あれから3週間、カミル大池付近に現れたドロドロの魔獣は現れなかった。他の見たこともない魔獣も姿を見せることはなく、亀裂に結界を張る作業を手伝いをし終えた所だった。

あの、生きているであろう物体の調査はまだ続いている。



「グレン、そろそろ引き上げよう。あの子の様子も見に行かないとな。しかし、3週間探してもあの子の家族は見つからない。万が一のとこを考えて、ギルドに置くことも考えている」


「ギルドに?」


「そう、ギルドにいたら家族の手がかりが見つかるかも知れないだろう?まぁ、あの子次第だがな。でも、俺は大歓迎だ。俺たちのギルドは人数が少ない。でも、人1人増えたら助かるってもんだよ」


ニカッと笑ながらに作りの準備をしているガフィーは重たい荷物を背中に背負うと団長に話をしに行く。

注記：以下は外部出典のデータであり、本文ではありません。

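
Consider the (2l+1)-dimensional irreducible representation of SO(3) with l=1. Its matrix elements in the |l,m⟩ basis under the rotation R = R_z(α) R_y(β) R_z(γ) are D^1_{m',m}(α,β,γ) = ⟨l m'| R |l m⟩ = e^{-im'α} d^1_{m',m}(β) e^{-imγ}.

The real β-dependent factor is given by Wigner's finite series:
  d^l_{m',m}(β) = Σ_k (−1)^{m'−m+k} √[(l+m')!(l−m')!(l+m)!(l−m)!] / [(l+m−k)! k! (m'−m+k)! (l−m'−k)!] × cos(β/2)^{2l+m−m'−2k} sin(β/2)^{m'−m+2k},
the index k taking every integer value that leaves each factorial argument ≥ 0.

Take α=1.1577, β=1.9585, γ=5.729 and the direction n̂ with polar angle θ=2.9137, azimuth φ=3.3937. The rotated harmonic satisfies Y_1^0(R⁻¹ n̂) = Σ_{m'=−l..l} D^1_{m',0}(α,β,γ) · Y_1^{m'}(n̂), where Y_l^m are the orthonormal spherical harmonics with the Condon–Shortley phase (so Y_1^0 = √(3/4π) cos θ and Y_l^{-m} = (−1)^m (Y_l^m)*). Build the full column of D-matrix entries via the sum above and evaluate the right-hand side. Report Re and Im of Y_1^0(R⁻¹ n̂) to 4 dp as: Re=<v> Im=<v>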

ーーでもそれは,ギルドに入る入らない以前にあの子供の心の傷が大きい事にまだ、俺達は知らなかった











ーーーーーー






フィムの街に到着しあの子供がいる病院へ向かう

院長は渋い顔をしながら、まだ目が覚めていないと。悪い夢を見ているのか、うなされていると。

その子供が眠っている病室を覗こうとした時

トタンッと音がした。何かが倒れたような音。

病室を覗くと、その子供が大きな目を見開いて俺と目が合う



「お、おい…大丈夫か?」



声をかけるとカタカタ震えだす、思わず手を伸ばす



「 ぅ、ぁぁぁぁっ 」



強い拒絶と恐怖が混じった叫び声、大きなな翡翠色の目からポロポロと泪が溢れ出す

怯えた体で、後ろに後退するも火傷を負っていた脚は簡単に崩れ倒れ込む

その子供は、また更に泣き叫び。音になっていないその声は病院内に鳴り響いた。